この人のひとつひとつの行動が謎めいているのは昔からで、それは良いか悪いか、現代にも引き継がれている。
ピッタリと膝を寄せておもむろに私の肩を抱き寄せた鶴見さんは、私の手からフルーツフォークを優しく取り上げて、かわりに、シンプルな香水瓶をその掌へと落とした。

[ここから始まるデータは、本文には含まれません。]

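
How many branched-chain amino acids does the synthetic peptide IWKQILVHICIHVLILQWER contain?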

「ちょうど先月、出張でフランスに行く機会があってね。キミに土産があるんだ。受け取ってくれるだろうか」

「土産って、また……、あー、鶴見さん、こういうお高いものは土産品しちゃだめだって、前も言ったのに」


可愛いアンティークの小瓶についた黒いリボンとタグには、誰もが知る有名ブランドの名前の箔押しがしてあった。「手軽なお菓子でいいって、言ってるのに」そう私が零すと、鶴見さんはここぞとばかりに目をパチパチした。いい歳した大人が、といった仕草も鶴見さんがやると妙にハマって、可愛い。
あざとさ満開の視線に困っていると、鶴見さんは私の耳に顔を寄せた。そして直接、声を流し込まれる。


「キミにつけて欲しくて選んだのだよ」


私は思わず固まってしまった。なんせ鶴見さんは顔も良ければ声もいい、色気と深みのある低音の持ち主なのだ。くそ、まいどまいど、これにやられるんだよなあ……。
私は溜息を吐いた。相変わらず、ずるい人だ。


「今回だけですよ……」

「勿論だよ。ところで普段使いの口紅なら何色が好みかな?」

「ほんとに分かってます?」

「ふふふ、あの時代に、一生懸命私なりに手塩にかけた娘がこうして立派に育ったのだから、贈り物をしたいと思うが親心というものだ」


こめかみに、小さく口づけを落とされる。それはおそらく赤子に向けられるものとなんら相違のない、柔らかな慈愛。


「そういう言い方は、本当に、ずるいです……」


私は一生この人に頭は上がらないし、反抗することだって、きっとできない。彼の元に居たおおよそ三年間で、渾身丁寧にそう仕込まれ、躾けられたも同然なのだから。